Guardiola'nın, henüz üst düzey futbolda herhangi bir kayda değer başarısı olmadan böyle bir görev alması karşısında bazı çekinceleri olduğunu hayal etmek zor değil. Ama hayır. Bayern Münih ve Manchester City gibi takımları dönüştürmesine yarıdmcı olan yöntemlerine güveni, Barcelona'daki Şampiyonlar Ligi başarılarından değil, Barça B'deki ilk aylarından geliyordu.

"Barcelona ve Bayern Münih'e gittiğimde, hatta Manchester City'de bile bana 'Burada böyle oynayamazsın' dediler. Hep şöyle düşündüm: 'Bunu yapay çimde yapabildiysem, burada da yaparım.'"

"İngiltere'deki ilk sezonumda, işler iyi gitmediğinde, şöyle düşünmüştüm: 'Yapabiliriz, çünkü orada da becerdik.'"
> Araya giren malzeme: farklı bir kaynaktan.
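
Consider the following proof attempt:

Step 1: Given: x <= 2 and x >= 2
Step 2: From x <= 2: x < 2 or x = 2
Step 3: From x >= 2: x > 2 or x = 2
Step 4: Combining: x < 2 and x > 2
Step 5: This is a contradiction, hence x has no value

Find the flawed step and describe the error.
Step 4: Combining: x < 2 and x > 2

Step 4 incorrectly combines the conditions. From x <= 2 and x >= 2, the intersection is x = 2. The error treats the 'or' cases as 'and' requirements. The correct conclusion is that x = 2 is the unique solution, not that no solution exists.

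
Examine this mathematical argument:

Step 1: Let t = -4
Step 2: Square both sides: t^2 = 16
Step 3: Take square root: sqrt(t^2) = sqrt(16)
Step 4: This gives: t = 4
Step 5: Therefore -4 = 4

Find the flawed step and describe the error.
Step 4: This gives: t = 4

Step 4 incorrectly states that sqrt(t^2) = t. The correct identity is sqrt(t^2) = |t|. Since t = -4 < 0, we have sqrt(t^2) = |-4| = 4, not t = -4.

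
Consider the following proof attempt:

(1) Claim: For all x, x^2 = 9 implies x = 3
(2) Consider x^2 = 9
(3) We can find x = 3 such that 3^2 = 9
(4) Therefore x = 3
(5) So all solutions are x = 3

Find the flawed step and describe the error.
Step 4: Therefore x = 3

Step 4 incorrectly concludes that x = 3 is the only solution. The proof shows that x = 3 is A solution (existence), but does not show it is the ONLY solution (uniqueness). In fact, x = -3 is also a solution since (-3)^2 = 9. Finding one solution doesn't prove there are no others.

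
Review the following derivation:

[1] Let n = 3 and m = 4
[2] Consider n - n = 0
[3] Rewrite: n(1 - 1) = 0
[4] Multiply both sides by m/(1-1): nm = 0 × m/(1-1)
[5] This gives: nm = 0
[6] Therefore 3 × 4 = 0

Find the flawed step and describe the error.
Step 4: Multiply both sides by m/(1-1): nm = 0 × m/(1-1)

Step 4 multiplies both sides by m/(1-1). However, 1-1 = 0, so this is multiplication by m/0, which is undefined. We cannot multiply by an undefined expression.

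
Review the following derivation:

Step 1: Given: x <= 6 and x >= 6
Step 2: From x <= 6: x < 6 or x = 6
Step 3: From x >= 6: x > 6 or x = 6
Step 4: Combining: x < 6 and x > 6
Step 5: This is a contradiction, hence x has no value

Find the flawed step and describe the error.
Step 4: Combining: x < 6 and x > 6

Step 4 incorrectly combines the conditions. From x <= 6 and x >= 6, the intersection is x = 6. The error treats the 'or' cases as 'and' requirements. The correct conclusion is that x = 6 is the unique solution, not that no solution exists.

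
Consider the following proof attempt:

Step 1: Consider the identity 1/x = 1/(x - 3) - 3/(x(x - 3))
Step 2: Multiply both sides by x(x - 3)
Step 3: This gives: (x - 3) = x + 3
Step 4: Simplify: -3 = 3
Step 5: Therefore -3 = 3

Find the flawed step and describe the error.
Step 3: This gives: (x - 3) = x + 3

Step 3 makes a sign error when clearing denominators. Multiplying -3/(x(x - 3)) by x(x - 3) gives -3, not +3. The correct result is (x - 3) = x - 3, which is trivially true, not (x - 3) = x + 3. (Step 1 is a valid identity: 1/(x - 3) - 3/(x(x - 3)) = (x - 3)/(x(x - 3)) = 1/x.)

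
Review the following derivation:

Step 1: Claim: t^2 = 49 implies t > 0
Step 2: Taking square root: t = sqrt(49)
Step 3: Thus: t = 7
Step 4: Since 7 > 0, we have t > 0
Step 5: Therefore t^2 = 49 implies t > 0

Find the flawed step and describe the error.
Step 2: Taking square root: t = sqrt(49)

Step 2 takes the square root and assumes the positive root only. The equation t^2 = 49 actually has two solutions: t = 7 and t = -7. The proof silently assumes t > 0 without justification, then uses this assumption to conclude t > 0, which is circular. The counterexample t = -7 shows the claim is false.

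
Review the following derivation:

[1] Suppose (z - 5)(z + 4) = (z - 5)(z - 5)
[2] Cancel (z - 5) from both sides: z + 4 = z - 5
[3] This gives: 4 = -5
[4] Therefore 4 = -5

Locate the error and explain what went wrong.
Step 2: Cancel (z - 5) from both sides: z + 4 = z - 5

Step 2 cancels (z - 5) from both sides. This is only valid if (z - 5) ≠ 0, i.e., z ≠ 5. When z = 5, both sides equal zero regardless of the other factors. The correct approach requires considering z = 5 as a separate case.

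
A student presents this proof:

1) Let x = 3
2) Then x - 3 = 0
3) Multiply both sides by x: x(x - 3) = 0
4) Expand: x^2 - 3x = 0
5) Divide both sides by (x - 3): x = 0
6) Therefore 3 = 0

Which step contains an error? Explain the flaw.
Step 5: Divide both sides by (x - 3): x = 0

Step 5 divides both sides by (x - 3). However, since x = 3, we have (x - 3) = 0. Division by zero is undefined, making this step invalid.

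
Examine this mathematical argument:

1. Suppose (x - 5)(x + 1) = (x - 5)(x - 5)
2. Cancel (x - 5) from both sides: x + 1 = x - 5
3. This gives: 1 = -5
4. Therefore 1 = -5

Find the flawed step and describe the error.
Step 2: Cancel (x - 5) from both sides: x + 1 = x - 5

Step 2 cancels (x - 5) from both sides. This is only valid if (x - 5) ≠ 0, i.e., x ≠ 5. When x = 5, both sides equal zero regardless of the other factors. The correct approach requires considering x = 5 as a separate case.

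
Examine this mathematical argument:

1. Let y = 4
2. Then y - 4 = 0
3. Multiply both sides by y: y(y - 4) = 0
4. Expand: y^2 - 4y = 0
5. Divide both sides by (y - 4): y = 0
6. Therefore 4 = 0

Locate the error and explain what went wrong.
Step 5: Divide both sides by (y - 4): y = 0

Step 5 divides both sides by (y - 4). However, since y = 4, we have (y - 4) = 0. Division by zero is undefined, making this step invalid.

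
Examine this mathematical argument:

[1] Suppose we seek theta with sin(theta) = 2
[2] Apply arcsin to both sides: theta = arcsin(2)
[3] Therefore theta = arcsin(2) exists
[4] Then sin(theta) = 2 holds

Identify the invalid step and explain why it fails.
Step 2: Apply arcsin to both sides: theta = arcsin(2)

Step 2 applies arcsin to 2. However, arcsin(x) is only defined for x in [-1, 1] because sin(theta) can only produce values in that range. Since |2| > 1, arcsin(2) is undefined. There is no angle whose sine equals 2.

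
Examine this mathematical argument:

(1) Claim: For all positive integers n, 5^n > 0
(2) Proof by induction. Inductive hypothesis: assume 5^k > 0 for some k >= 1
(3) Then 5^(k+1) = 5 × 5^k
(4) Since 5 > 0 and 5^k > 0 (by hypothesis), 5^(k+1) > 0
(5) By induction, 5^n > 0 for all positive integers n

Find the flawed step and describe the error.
Step 5: By induction, 5^n > 0 for all positive integers n

Step 5 concludes the proof by induction, but no base case was ever established. A valid induction proof requires: (1) a base case proving 5^1 > 0, and (2) an inductive step showing IF 5^k > 0 THEN 5^(k+1) > 0. Steps 2-4 correctly establish the inductive step, but without the base case the conclusion in step 5 does not follow.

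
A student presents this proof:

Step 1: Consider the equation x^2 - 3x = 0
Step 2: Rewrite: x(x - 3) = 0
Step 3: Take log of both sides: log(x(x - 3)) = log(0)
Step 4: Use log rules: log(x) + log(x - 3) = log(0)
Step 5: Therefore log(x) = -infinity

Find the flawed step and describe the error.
Step 3: Take log of both sides: log(x(x - 3)) = log(0)

Step 3 takes the logarithm of both sides, resulting in log(0) on the right side. The logarithm is only defined for positive numbers; log(0) is undefined (approaches negative infinity). This operation is invalid.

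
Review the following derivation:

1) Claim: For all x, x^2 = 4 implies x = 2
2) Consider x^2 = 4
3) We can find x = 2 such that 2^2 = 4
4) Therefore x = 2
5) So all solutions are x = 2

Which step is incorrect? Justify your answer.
Step 4: Therefore x = 2

Step 4 incorrectly concludes that x = 2 is the only solution. The proof shows that x = 2 is A solution (existence), but does not show it is the ONLY solution (uniqueness). In fact, x = -2 is also a solution since (-2)^2 = 4. Finding one solution doesn't prove there are no others.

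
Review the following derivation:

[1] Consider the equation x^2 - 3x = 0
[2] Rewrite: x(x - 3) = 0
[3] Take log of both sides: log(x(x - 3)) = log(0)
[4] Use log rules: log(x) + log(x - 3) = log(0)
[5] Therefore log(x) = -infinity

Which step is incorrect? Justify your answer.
Step 3: Take log of both sides: log(x(x - 3)) = log(0)

Step 3 takes the logarithm of both sides, resulting in log(0) on the right side. The logarithm is only defined for positive numbers; log(0) is undefined (approaches negative infinity). This operation is invalid.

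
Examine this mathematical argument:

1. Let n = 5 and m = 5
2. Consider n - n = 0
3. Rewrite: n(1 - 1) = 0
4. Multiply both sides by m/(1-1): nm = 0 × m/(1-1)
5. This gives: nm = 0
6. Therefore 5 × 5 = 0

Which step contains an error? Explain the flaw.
Step 4: Multiply both sides by m/(1-1): nm = 0 × m/(1-1)

Step 4 multiplies both sides by m/(1-1). However, 1-1 = 0, so this is multiplication by m/0, which is undefined. We cannot multiply by an undefined expression.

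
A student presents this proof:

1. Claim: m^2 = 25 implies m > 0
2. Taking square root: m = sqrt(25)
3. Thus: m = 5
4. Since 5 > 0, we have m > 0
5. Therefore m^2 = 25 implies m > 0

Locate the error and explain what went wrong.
Step 2: Taking square root: m = sqrt(25)

Step 2 takes the square root and assumes the positive root only. The equation m^2 = 25 actually has two solutions: m = 5 and m = -5. The proof silently assumes m > 0 without justification, then uses this assumption to conclude m > 0, which is circular. The counterexample m = -5 shows the claim is false.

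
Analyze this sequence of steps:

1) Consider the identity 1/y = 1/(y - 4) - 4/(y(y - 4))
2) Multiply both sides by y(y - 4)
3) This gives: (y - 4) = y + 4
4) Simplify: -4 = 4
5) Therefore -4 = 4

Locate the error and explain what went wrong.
Step 3: This gives: (y - 4) = y + 4

Step 3 makes a sign error when clearing denominators. Multiplying -4/(y(y - 4)) by y(y - 4) gives -4, not +4. The correct result is (y - 4) = y - 4, which is trivially true, not (y - 4) = y + 4. (Step 1 is a valid identity: 1/(y - 4) - 4/(y(y - 4)) = (y - 4)/(y(y - 4)) = 1/y.)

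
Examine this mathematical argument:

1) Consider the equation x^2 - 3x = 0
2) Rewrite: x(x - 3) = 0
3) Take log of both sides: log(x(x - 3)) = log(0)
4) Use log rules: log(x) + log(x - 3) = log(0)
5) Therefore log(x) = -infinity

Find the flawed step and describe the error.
Step 3: Take log of both sides: log(x(x - 3)) = log(0)

Step 3 takes the logarithm of both sides, resulting in log(0) on the right side. The logarithm is only defined for positive numbers; log(0) is undefined (approaches negative infinity). This operation is invalid.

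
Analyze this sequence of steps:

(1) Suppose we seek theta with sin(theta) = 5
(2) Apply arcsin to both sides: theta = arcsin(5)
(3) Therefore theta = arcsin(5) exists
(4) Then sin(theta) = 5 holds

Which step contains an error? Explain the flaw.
Step 2: Apply arcsin to both sides: theta = arcsin(5)

Step 2 applies arcsin to 5. However, arcsin(x) is only defined for x in [-1, 1] because sin(theta) can only produce values in that range. Since |5| > 1, arcsin(5) is undefined. There is no angle whose sine equals 5.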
"Israr, ısrar, ısrar: Ve daha iyisini yapıyorsunuz.  Bazen işler iyi gitmediğinde, değişmemiz gerektiğini söylüyorlar. Hayır, gelişmeliyiz. Gerçek şu ki, o yıl buna sahiptim."

"Bu yüzden değişebilirdim, ama bunu içimde hissettim, ve gördüm: Başarabiliriz."

"Bu oyuncularla çalışmak, bir rüyanın gerçekleşmesiydi. O dönemden birçok şey hatırlıyorum, hayatımdaki en güzel zamanlardan biriydi."